Les "Principes de Slavutych" :

1.       Le rôle central des Etats

L’industrie nucléaire, par la complexité et la dangerosité des processus engagés, est par nature de la responsabilité de l’Etat, en particulier pour les grands problèmes de technologie énergétique, d’implantation des installations et de sécurité afférentes à ces problèmes.

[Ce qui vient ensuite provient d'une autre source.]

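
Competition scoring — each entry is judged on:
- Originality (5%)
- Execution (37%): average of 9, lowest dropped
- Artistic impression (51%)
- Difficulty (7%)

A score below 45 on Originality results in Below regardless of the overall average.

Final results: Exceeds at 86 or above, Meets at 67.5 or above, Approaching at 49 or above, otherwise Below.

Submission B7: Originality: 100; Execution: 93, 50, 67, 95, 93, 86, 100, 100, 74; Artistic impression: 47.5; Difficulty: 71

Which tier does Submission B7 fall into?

Approaching

Execution: drop 50 → average of remaining 8 = 708/8 = 88.5
Originality score 100 ≥ 45: minimum met.
Weighted total:
  Originality 100 × 0.05 = 5
  Execution 88.5 × 0.37 = 32.745
  Artistic impression 47.5 × 0.51 = 24.225
  Difficulty 71 × 0.07 = 4.97
Sum = 66.94
66.94 is ≥ 49 and < 67.5 → Approaching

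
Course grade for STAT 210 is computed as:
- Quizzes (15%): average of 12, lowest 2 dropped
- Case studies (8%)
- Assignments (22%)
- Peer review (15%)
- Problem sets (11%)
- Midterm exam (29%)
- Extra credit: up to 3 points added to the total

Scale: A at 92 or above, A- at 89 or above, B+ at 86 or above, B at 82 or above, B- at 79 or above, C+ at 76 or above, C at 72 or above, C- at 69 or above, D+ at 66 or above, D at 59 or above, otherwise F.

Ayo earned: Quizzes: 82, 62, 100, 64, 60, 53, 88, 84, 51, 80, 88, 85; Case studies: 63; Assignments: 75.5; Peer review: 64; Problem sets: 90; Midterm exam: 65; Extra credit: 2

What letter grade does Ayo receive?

C

Quizzes: drop 51, 53 → average of remaining 10 = 793/10 = 79.3
Weighted total:
  Quizzes 79.3 × 0.15 = 11.895
  Case studies 63 × 0.08 = 5.04
  Assignments 75.5 × 0.22 = 16.61
  Peer review 64 × 0.15 = 9.6
  Problem sets 90 × 0.11 = 9.9
  Midterm exam 65 × 0.29 = 18.85
Sum = 71.895
Extra credit: 71.895 + 2 = 73.895
73.895 is ≥ 72 and < 76 → C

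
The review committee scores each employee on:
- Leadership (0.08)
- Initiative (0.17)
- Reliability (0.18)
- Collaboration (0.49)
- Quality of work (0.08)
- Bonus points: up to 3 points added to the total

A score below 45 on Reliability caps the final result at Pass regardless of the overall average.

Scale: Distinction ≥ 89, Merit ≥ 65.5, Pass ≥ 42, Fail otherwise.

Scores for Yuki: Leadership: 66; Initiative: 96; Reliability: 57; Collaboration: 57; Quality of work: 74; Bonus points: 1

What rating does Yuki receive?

Reliability score 57 ≥ 45: minimum met.
Weighted total:
  Leadership 66 × 0.08 = 5.28
  Initiative 96 × 0.17 = 16.32
  Reliability 57 × 0.18 = 10.26
  Collaboration 57 × 0.49 = 27.93
  Quality of work 74 × 0.08 = 5.92
Sum = 65.71
Bonus points: 65.71 + 1 = 66.71
66.71 is ≥ 65.5 and < 89 → Merit

Merit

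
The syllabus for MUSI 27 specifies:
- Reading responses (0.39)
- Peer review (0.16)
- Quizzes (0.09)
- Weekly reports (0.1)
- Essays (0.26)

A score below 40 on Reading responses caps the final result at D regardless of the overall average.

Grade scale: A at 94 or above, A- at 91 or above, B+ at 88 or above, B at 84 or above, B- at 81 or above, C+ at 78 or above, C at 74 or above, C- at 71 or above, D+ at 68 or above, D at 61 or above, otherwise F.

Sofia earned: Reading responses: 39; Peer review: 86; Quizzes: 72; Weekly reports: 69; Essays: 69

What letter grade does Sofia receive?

Reading responses score 39 < 40: minimum not met.
Weighted total:
  Reading responses 39 × 0.39 = 15.21
  Peer review 86 × 0.16 = 13.76
  Quizzes 72 × 0.09 = 6.48
  Weekly reports 69 × 0.1 = 6.9
  Essays 69 × 0.26 = 17.94
Sum = 60.29
60.29 would be F; cap at D applies → F.

F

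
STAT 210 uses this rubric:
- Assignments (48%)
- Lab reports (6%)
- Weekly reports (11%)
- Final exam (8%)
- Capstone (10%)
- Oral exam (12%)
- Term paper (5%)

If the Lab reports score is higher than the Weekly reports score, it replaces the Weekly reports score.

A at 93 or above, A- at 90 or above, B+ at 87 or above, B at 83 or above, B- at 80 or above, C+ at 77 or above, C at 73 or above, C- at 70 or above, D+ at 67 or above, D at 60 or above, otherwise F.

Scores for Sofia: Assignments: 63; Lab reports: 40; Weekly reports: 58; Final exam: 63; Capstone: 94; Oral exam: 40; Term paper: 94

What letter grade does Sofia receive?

D

Lab reports (40) ≤ Weekly reports (58), so Weekly reports stays at 58.
Weighted total:
  Assignments 63 × 0.48 = 30.24
  Lab reports 40 × 0.06 = 2.4
  Weekly reports 58 × 0.11 = 6.38
  Final exam 63 × 0.08 = 5.04
  Capstone 94 × 0.1 = 9.4
  Oral exam 40 × 0.12 = 4.8
  Term paper 94 × 0.05 = 4.7
Sum = 62.96
62.96 is ≥ 60 and < 67 → D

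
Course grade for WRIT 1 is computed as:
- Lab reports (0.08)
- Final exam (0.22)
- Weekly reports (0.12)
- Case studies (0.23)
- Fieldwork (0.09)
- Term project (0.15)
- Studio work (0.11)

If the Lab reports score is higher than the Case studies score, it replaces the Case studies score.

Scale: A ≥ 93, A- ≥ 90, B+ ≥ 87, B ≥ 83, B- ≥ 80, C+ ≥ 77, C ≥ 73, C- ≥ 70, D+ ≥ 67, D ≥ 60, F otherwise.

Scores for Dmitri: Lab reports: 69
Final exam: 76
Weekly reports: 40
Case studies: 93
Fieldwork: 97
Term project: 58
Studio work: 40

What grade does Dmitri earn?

Lab reports (69) ≤ Case studies (93), so Case studies stays at 93.
Weighted total:
  Lab reports 69 × 0.08 = 5.52
  Final exam 76 × 0.22 = 16.72
  Weekly reports 40 × 0.12 = 4.8
  Case studies 93 × 0.23 = 21.39
  Fieldwork 97 × 0.09 = 8.73
  Term project 58 × 0.15 = 8.7
  Studio work 40 × 0.11 = 4.4
Sum = 70.26
70.26 is ≥ 70 and < 73 → C-

C-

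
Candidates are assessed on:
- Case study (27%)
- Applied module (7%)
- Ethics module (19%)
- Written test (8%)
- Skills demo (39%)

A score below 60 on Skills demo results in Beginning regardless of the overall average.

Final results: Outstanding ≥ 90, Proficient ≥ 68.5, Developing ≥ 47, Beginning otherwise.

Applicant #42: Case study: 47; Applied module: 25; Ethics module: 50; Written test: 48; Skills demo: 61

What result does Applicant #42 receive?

Developing

Skills demo score 61 ≥ 60: minimum met.
Weighted total:
  Case study 47 × 0.27 = 12.69
  Applied module 25 × 0.07 = 1.75
  Ethics module 50 × 0.19 = 9.5
  Written test 48 × 0.08 = 3.84
  Skills demo 61 × 0.39 = 23.79
Sum = 51.57
51.57 is ≥ 47 and < 68.5 → Developing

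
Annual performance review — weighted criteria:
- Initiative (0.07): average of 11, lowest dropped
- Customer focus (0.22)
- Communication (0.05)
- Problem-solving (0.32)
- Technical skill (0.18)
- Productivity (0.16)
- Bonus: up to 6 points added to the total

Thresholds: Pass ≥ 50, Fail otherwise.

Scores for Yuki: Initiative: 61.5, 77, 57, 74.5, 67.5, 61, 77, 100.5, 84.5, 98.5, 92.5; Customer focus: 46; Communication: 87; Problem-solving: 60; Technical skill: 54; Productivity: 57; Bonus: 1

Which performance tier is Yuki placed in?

Initiative: drop 57 → average of remaining 10 = 794.5/10 = 79.45
Weighted total:
  Initiative 79.45 × 0.07 = 5.5615
  Customer focus 46 × 0.22 = 10.12
  Communication 87 × 0.05 = 4.35
  Problem-solving 60 × 0.32 = 19.2
  Technical skill 54 × 0.18 = 9.72
  Productivity 57 × 0.16 = 9.12
Sum = 58.0715
Bonus: 58.0715 + 1 = 59.0715
59.0715 ≥ 50 → Pass

Pass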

Les responsabilités éminentes de l’Etat à cet égard ne sauraient être déléguées. Seule une maîtrise par les acteurs étatiques en relation avec la communauté internationale permet d’envisager une gestion globale de la sûreté nucléaire, à l’échelle mondiale. De plus, seuls les Etats peuvent mobiliser les moyens nécessaires à l’éducation et à la recherche scientifique, qui sont essentielles et qui sont les premières mesures d’une politique de prévention à long terme.

2.       Le rôle essentiel des collectivités territoriales

Par leur position de première ligne et leur proximité aux populations directement concernées qu’ils représentent, les pouvoirs territoriaux ont un rôle déterminant à jouer en partenariat avec les Etats dans la perspective d’une association des citoyens et d’une protection des populations.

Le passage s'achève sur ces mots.